As Crim and Pete48 have just mentioned, the issue of how someone learns – whether it be book skills or practical skills – is up for grabs: do you learn by reading or by experience (your own or watching someone else)? As far as I know, before the Safety Movement started, tasks were learnt through experience (including supervision, apprenticeship, etc). One of the key things about the Safety Movement is that it tried to codify working practices very explicitly – for example, in one of the booklets workers were shown exactly how to use a shovel.

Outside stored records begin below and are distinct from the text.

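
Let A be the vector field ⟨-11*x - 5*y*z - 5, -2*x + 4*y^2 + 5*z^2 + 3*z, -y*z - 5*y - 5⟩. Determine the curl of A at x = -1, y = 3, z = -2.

(14, -15, -12)

(∇×A)₁ = ∂A₃/∂y − ∂A₂/∂z = -11*z - 8
(∇×A)₂ = ∂A₁/∂z − ∂A₃/∂x = -5*y
(∇×A)₃ = ∂A₂/∂x − ∂A₁/∂y = 5*z - 2
∇×A = (-11*z - 8, -5*y, 5*z - 2)
At (-1, 3, -2): (14, -15, -12).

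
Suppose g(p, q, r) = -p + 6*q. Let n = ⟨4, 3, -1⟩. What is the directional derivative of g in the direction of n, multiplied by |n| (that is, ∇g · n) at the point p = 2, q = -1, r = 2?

14

∂g/∂p = -1
∂g/∂q = 6
∂g/∂r = 0
∇g at (2, -1, 2) = (-1, 6, 0)
∇g · n = (-1)(4) + (6)(3) + (0)(-1) = 14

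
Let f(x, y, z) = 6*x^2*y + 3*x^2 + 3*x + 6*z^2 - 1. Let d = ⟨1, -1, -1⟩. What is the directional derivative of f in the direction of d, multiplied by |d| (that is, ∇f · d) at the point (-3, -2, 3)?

-33

∂f/∂x = 12*x*y + 6*x + 3
∂f/∂y = 6*x^2
∂f/∂z = 12*z
∇f at (-3, -2, 3) = (57, 54, 36)
∇f · d = (57)(1) + (54)(-1) + (36)(-1) = -33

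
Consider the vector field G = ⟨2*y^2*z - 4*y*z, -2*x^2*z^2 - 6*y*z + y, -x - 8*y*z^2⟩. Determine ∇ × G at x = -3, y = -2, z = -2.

(∇×G)₁ = ∂G₃/∂y − ∂G₂/∂z = 4*x^2*z + 6*y - 8*z^2
(∇×G)₂ = ∂G₁/∂z − ∂G₃/∂x = 2*y^2 - 4*y + 1
(∇×G)₃ = ∂G₂/∂x − ∂G₁/∂y = -4*x*z^2 - 4*y*z + 4*z
∇×G = (4*x^2*z + 6*y - 8*z^2, 2*y^2 - 4*y + 1, -4*x*z^2 - 4*y*z + 4*z)
At (-3, -2, -2): (-116, 17, 24).

(-116, 17, 24)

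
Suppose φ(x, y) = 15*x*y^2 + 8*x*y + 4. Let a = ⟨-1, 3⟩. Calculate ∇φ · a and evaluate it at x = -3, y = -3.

627

∂φ/∂x = 15*y^2 + 8*y
∂φ/∂y = 30*x*y + 8*x
∇φ at (-3, -3) = (111, 246)
∇φ · a = (111)(-1) + (246)(3) = 627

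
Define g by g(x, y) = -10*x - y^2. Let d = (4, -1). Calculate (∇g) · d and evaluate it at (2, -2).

-44

∂g/∂x = -10
∂g/∂y = -2*y
∇g at (2, -2) = (-10, 4)
∇g · d = (-10)(4) + (4)(-1) = -44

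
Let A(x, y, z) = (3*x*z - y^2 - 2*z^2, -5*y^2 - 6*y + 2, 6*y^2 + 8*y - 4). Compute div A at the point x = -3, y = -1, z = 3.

∂A₁/∂x = 3*z
∂A₂/∂y = -10*y - 6
∂A₃/∂z = 0
∇·A = -10*y + 3*z - 6
At (-3, -1, 3): 13.

13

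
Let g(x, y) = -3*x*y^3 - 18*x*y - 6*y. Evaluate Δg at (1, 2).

∂²g/∂x² = 0
∂²g/∂y² = -18*x*y
∇²g = -18*x*y
At (1, 2): -36.

-36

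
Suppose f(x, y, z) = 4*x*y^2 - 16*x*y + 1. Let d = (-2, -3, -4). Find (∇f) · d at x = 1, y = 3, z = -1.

0

∂f/∂x = 4*y^2 - 16*y
∂f/∂y = 8*x*y - 16*x
∂f/∂z = 0
∇f at (1, 3, -1) = (-12, 8, 0)
∇f · d = (-12)(-2) + (8)(-3) + (0)(-4) = 0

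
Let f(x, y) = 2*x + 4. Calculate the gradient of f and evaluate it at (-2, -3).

(2, 0)

∂f/∂x = 2
∂f/∂y = 0
∇f = (2, 0)
At (-2, -3): (2, 0).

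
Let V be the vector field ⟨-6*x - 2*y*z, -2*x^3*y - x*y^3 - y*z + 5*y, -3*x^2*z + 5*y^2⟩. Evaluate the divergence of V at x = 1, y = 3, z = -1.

∂V₁/∂x = -6
∂V₂/∂y = -2*x^3 - 3*x*y^2 - z + 5
∂V₃/∂z = -3*x^2
∇·V = -2*x^3 - 3*x^2 - 3*x*y^2 - z - 1
At (1, 3, -1): -32.

-32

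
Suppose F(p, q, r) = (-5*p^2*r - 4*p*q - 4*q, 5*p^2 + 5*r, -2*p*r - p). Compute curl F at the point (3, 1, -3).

(∇×F)₁ = ∂F₃/∂q − ∂F₂/∂r = -5
(∇×F)₂ = ∂F₁/∂r − ∂F₃/∂p = -5*p^2 + 2*r + 1
(∇×F)₃ = ∂F₂/∂p − ∂F₁/∂q = 14*p + 4
∇×F = (-5, -5*p^2 + 2*r + 1, 14*p + 4)
At (3, 1, -3): (-5, -50, 46).

(-5, -50, 46)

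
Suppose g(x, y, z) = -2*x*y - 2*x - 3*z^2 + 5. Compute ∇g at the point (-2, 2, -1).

(-6, 4, 6)

∂g/∂x = -2*y - 2
∂g/∂y = -2*x
∂g/∂z = -6*z
∇g = (-2*y - 2, -2*x, -6*z)
At (-2, 2, -1): (-6, 4, 6).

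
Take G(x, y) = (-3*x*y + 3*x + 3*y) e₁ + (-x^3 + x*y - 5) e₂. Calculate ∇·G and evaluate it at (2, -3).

14

∂G₁/∂x = -3*y + 3
∂G₂/∂y = x
∇·G = x - 3*y + 3
At (2, -3): 14.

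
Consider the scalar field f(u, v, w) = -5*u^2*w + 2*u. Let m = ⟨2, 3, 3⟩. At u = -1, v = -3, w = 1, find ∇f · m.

9

∂f/∂u = -10*u*w + 2
∂f/∂v = 0
∂f/∂w = -5*u^2
∇f at (-1, -3, 1) = (12, 0, -5)
∇f · m = (12)(2) + (0)(3) + (-5)(3) = 9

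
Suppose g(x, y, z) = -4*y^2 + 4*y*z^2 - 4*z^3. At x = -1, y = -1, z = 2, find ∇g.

(0, 24, -64)

∂g/∂x = 0
∂g/∂y = -8*y + 4*z^2
∂g/∂z = 8*y*z - 12*z^2
∇g = (0, -8*y + 4*z^2, 8*y*z - 12*z^2)
At (-1, -1, 2): (0, 24, -64).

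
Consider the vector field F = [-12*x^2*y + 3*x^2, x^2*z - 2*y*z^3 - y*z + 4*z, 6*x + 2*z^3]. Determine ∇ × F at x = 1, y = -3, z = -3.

(∇×F)₁ = ∂F₃/∂y − ∂F₂/∂z = -x^2 + 6*y*z^2 + y - 4
(∇×F)₂ = ∂F₁/∂z − ∂F₃/∂x = -6
(∇×F)₃ = ∂F₂/∂x − ∂F₁/∂y = 12*x^2 + 2*x*z
∇×F = (-x^2 + 6*y*z^2 + y - 4, -6, 12*x^2 + 2*x*z)
At (1, -3, -3): (-170, -6, 6).

(-170, -6, 6)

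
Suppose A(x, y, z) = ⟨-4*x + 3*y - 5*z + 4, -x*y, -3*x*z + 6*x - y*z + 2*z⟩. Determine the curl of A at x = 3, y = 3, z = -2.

(∇×A)₁ = ∂A₃/∂y − ∂A₂/∂z = -z
(∇×A)₂ = ∂A₁/∂z − ∂A₃/∂x = 3*z - 11
(∇×A)₃ = ∂A₂/∂x − ∂A₁/∂y = -y - 3
∇×A = (-z, 3*z - 11, -y - 3)
At (3, 3, -2): (2, -17, -6).

(2, -17, -6)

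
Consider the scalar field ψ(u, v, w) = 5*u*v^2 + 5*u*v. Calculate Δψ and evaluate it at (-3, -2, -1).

∂²ψ/∂u² = 0
∂²ψ/∂v² = 10*u
∂²ψ/∂w² = 0
∇²ψ = 10*u
At (-3, -2, -1): -30.

-30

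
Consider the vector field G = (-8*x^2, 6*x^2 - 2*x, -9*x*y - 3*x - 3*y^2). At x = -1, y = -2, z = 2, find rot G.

(21, -15, -14)

(∇×G)₁ = ∂G₃/∂y − ∂G₂/∂z = -9*x - 6*y
(∇×G)₂ = ∂G₁/∂z − ∂G₃/∂x = 9*y + 3
(∇×G)₃ = ∂G₂/∂x − ∂G₁/∂y = 12*x - 2
∇×G = (-9*x - 6*y, 9*y + 3, 12*x - 2)
At (-1, -2, 2): (21, -15, -14).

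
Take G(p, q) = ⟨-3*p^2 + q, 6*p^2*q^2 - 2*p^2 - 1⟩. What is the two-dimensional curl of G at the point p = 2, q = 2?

87

∂G₂/∂p = 12*p*q^2 - 4*p
∂G₁/∂q = 1
Scalar curl = 12*p*q^2 - 4*p - 1
At (2, 2): 87.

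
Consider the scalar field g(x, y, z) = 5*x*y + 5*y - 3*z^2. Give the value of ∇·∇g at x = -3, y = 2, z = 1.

∂²g/∂x² = 0
∂²g/∂y² = 0
∂²g/∂z² = -6
∇²g = -6
At (-3, 2, 1): -6.

-6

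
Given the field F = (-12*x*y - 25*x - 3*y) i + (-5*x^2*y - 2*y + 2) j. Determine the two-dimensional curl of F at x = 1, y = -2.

∂F₂/∂x = -10*x*y
∂F₁/∂y = -12*x - 3
Scalar curl = -10*x*y + 12*x + 3
At (1, -2): 35.

35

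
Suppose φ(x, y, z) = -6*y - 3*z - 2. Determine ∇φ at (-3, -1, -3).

(0, -6, -3)

∂φ/∂x = 0
∂φ/∂y = -6
∂φ/∂z = -3
∇φ = (0, -6, -3)
At (-3, -1, -3): (0, -6, -3).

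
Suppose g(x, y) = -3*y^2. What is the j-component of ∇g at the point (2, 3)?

-18

(∇g)_2 = ∂g/∂y = -6*y
At (2, 3): -18.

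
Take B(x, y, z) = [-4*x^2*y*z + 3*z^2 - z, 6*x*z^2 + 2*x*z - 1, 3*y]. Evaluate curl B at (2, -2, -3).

(71, 13, 0)

(∇×B)₁ = ∂B₃/∂y − ∂B₂/∂z = -12*x*z - 2*x + 3
(∇×B)₂ = ∂B₁/∂z − ∂B₃/∂x = -4*x^2*y + 6*z - 1
(∇×B)₃ = ∂B₂/∂x − ∂B₁/∂y = 4*x^2*z + 6*z^2 + 2*z
∇×B = (-12*x*z - 2*x + 3, -4*x^2*y + 6*z - 1, 4*x^2*z + 6*z^2 + 2*z)
At (2, -2, -3): (71, 13, 0).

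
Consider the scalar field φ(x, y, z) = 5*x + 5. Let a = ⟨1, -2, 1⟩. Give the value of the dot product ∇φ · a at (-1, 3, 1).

∂φ/∂x = 5
∂φ/∂y = 0
∂φ/∂z = 0
∇φ at (-1, 3, 1) = (5, 0, 0)
∇φ · a = (5)(1) + (0)(-2) + (0)(1) = 5

5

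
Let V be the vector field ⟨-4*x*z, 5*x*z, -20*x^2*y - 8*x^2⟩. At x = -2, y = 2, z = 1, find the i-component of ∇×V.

-70

(∇×V)_1 = ∂V₃/∂y − ∂V₂/∂z
= -20*x^2 − (5*x)
= -20*x^2 - 5*x
At (-2, 2, 1): -70.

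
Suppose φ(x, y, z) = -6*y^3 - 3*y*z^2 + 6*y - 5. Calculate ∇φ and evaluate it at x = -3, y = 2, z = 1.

(0, -69, -12)

∂φ/∂x = 0
∂φ/∂y = -18*y^2 - 3*z^2 + 6
∂φ/∂z = -6*y*z
∇φ = (0, -18*y^2 - 3*z^2 + 6, -6*y*z)
At (-3, 2, 1): (0, -69, -12).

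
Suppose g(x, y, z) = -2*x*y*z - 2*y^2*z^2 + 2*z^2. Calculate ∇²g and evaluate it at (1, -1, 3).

-36

∂²g/∂x² = 0
∂²g/∂y² = -4*z^2
∂²g/∂z² = 4*(-y^2 + 1)
∇²g = -4*y^2 - 4*z^2 + 4
At (1, -1, 3): -36.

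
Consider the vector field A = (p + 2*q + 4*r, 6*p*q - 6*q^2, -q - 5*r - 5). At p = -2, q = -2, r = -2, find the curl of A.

(∇×A)₁ = ∂A₃/∂q − ∂A₂/∂r = -1
(∇×A)₂ = ∂A₁/∂r − ∂A₃/∂p = 4
(∇×A)₃ = ∂A₂/∂p − ∂A₁/∂q = 6*q - 2
∇×A = (-1, 4, 6*q - 2)
At (-2, -2, -2): (-1, 4, -14).

(-1, 4, -14)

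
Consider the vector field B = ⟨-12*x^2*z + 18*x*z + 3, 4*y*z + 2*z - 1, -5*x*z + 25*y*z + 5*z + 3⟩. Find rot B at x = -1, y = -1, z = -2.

(-48, -40, 0)

(∇×B)₁ = ∂B₃/∂y − ∂B₂/∂z = -4*y + 25*z - 2
(∇×B)₂ = ∂B₁/∂z − ∂B₃/∂x = -12*x^2 + 18*x + 5*z
(∇×B)₃ = ∂B₂/∂x − ∂B₁/∂y = 0
∇×B = (-4*y + 25*z - 2, -12*x^2 + 18*x + 5*z, 0)
At (-1, -1, -2): (-48, -40, 0).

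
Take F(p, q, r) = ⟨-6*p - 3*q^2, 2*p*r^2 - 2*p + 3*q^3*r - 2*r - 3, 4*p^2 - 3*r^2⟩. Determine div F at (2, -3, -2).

∂F₁/∂p = -6
∂F₂/∂q = 9*q^2*r
∂F₃/∂r = -6*r
∇·F = 9*q^2*r - 6*r - 6
At (2, -3, -2): -156.

-156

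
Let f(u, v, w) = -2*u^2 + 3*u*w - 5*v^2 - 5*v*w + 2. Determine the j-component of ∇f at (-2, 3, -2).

-20

(∇f)_2 = ∂f/∂v = -10*v - 5*w
At (-2, 3, -2): -20.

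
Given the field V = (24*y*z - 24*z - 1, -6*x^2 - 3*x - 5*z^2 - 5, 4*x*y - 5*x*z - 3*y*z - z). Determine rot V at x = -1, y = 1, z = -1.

(-11, -9, 33)

(∇×V)₁ = ∂V₃/∂y − ∂V₂/∂z = 4*x + 7*z
(∇×V)₂ = ∂V₁/∂z − ∂V₃/∂x = 20*y + 5*z - 24
(∇×V)₃ = ∂V₂/∂x − ∂V₁/∂y = -12*x - 24*z - 3
∇×V = (4*x + 7*z, 20*y + 5*z - 24, -12*x - 24*z - 3)
At (-1, 1, -1): (-11, -9, 33).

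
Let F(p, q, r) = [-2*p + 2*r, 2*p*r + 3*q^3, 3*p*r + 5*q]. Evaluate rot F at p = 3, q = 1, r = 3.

(∇×F)₁ = ∂F₃/∂q − ∂F₂/∂r = -2*p + 5
(∇×F)₂ = ∂F₁/∂r − ∂F₃/∂p = -3*r + 2
(∇×F)₃ = ∂F₂/∂p − ∂F₁/∂q = 2*r
∇×F = (-2*p + 5, -3*r + 2, 2*r)
At (3, 1, 3): (-1, -7, 6).

(-1, -7, 6)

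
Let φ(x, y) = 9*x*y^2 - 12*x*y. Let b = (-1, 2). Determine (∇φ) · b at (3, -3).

∂φ/∂x = 9*y^2 - 12*y
∂φ/∂y = 18*x*y - 12*x
∇φ at (3, -3) = (117, -198)
∇φ · b = (117)(-1) + (-198)(2) = -513

-513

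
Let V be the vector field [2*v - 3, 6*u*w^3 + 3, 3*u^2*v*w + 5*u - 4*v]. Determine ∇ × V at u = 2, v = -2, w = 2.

(∇×V)₁ = ∂V₃/∂v − ∂V₂/∂w = 3*u^2*w - 18*u*w^2 - 4
(∇×V)₂ = ∂V₁/∂w − ∂V₃/∂u = -6*u*v*w - 5
(∇×V)₃ = ∂V₂/∂u − ∂V₁/∂v = 6*w^3 - 2
∇×V = (3*u^2*w - 18*u*w^2 - 4, -6*u*v*w - 5, 6*w^3 - 2)
At (2, -2, 2): (-124, 43, 46).

(-124, 43, 46)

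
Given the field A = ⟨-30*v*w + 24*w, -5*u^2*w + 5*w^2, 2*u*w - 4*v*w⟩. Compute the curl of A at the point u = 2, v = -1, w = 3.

(-22, 48, 30)

(∇×A)₁ = ∂A₃/∂v − ∂A₂/∂w = 5*u^2 - 14*w
(∇×A)₂ = ∂A₁/∂w − ∂A₃/∂u = -30*v - 2*w + 24
(∇×A)₃ = ∂A₂/∂u − ∂A₁/∂v = -10*u*w + 30*w
∇×A = (5*u^2 - 14*w, -30*v - 2*w + 24, -10*u*w + 30*w)
At (2, -1, 3): (-22, 48, 30).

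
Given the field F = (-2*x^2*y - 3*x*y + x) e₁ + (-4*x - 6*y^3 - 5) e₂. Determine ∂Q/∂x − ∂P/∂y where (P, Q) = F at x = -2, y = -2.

∂F₂/∂x = -4
∂F₁/∂y = -2*x^2 - 3*x
Scalar curl = 2*x^2 + 3*x - 4
At (-2, -2): -2.

-2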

So which might be more effective? Depends what we’re looking for: getting the job done, or being safe? In one of Pete’s earlier posts he raised the issue of efficiency. I know that for the GWR and other railway companies (in the first half of the 20th century, definitely, and probably later) efficiency was a huge concern: they faced rising labour and raw materials costs, but were restricted by law as to how much they could charge for freight rates. Just take a look at the company magazines in the 1920s and 1930s – they nearly always seem to have a feature trying to improve efficiency. The Safety Movement was just one aspect in this; although the language of Taylorism and Scientific Management isn’t used explicitly, you can see that it was an underlying concern – the railway companies were certainly well aware of Taylorism before 1920.
And here is a dilemma, which I’m sure you’re all familiar with: if you need to get the job done quickly (which I know isn’t the same as efficiency, but in the short-term is probably seen as being equivalent) it might be quicker to do it in a manner that is either unsafe or less safe than the ‘officially sanctioned’ way of working. So which do you choose? There is some evidence to suggest that railway workers before the Second World War felt the pressure to get the job done quickly and chose less safe methods of working. Whether this was because of the managerial pressure or because of a desire to maintain the company’s reputation for speed, service etc, is unknown – whatever the reason, the end result was often the same: in 1913 alone well over 30,000 railway employees were injured or killed.
The systematic element of the ‘Safety Movement’ is also important: again, so far as I know, this was the first time (in the UK) that a systematic campaign to improve safety (worker or public) was tried. Before this we had ad hoc methods (on the railways, circulars issued after a number of casualties were a typical example, warning the staff (‘servants’) not to repeat the same things). And given this was part of an international use of safety education (known to include Australia, New Zealand, America, Canada, France, South Africa and Switzerland, and I suspect many more), we can see that there really was something of a social movement in the early twentieth century designed to improve safety.
Pete’s comments about remembering the context of the time are quite apt. The ‘Safety Movement’ was a part of paternalism, so far as the railways were concerned, and a part of an industrial paternalism (or industrial welfare, if you prefer) that existed in the large companies of the time. This feeling is riddled throughout the campaign material.
Thinking about what approaches might realistically have been adopted at the time, it is unsurprising that safety education was chosen. The railway companies and the state (and I suspect that same will have been true of other industries, then and now) had several potential avenues – more law (so, regulation and inspection, with prosecution of offenders); changing the system of work (so workers weren’t put in dangerous positions); technologies (fencing machinery, automatic cut-off for machines, automatic couplings for freight stock to prevent employees from going between wagons and getting crushed); or education.
Taking each in turn, the state didn’t have the time, money or inclination to introduce (and uphold) greater regulation. Changing the system of work (for example, ensuring those maintaining the tracks didn’t have to work in amongst moving trains – a practice which continues today) would have been expensive, if it was possible at all (and it wouldn’t have been in all cases). Introducing new technologies would also have been expensive (automatic couplings were estimated – admittedly by the railway companies – at costing several million pounds in 1899), and would have taken time to develop. So we can see that education – which could be produced very quickly and was considerably cheaper – was extremely attractive.
Does safety education work? …. Ahhh, the really thorny issue! I’m going to hold back from commenting on that one at the moment – I think we’ve all got enough to think about without it, but in the future I would like to come back to it and see what you think.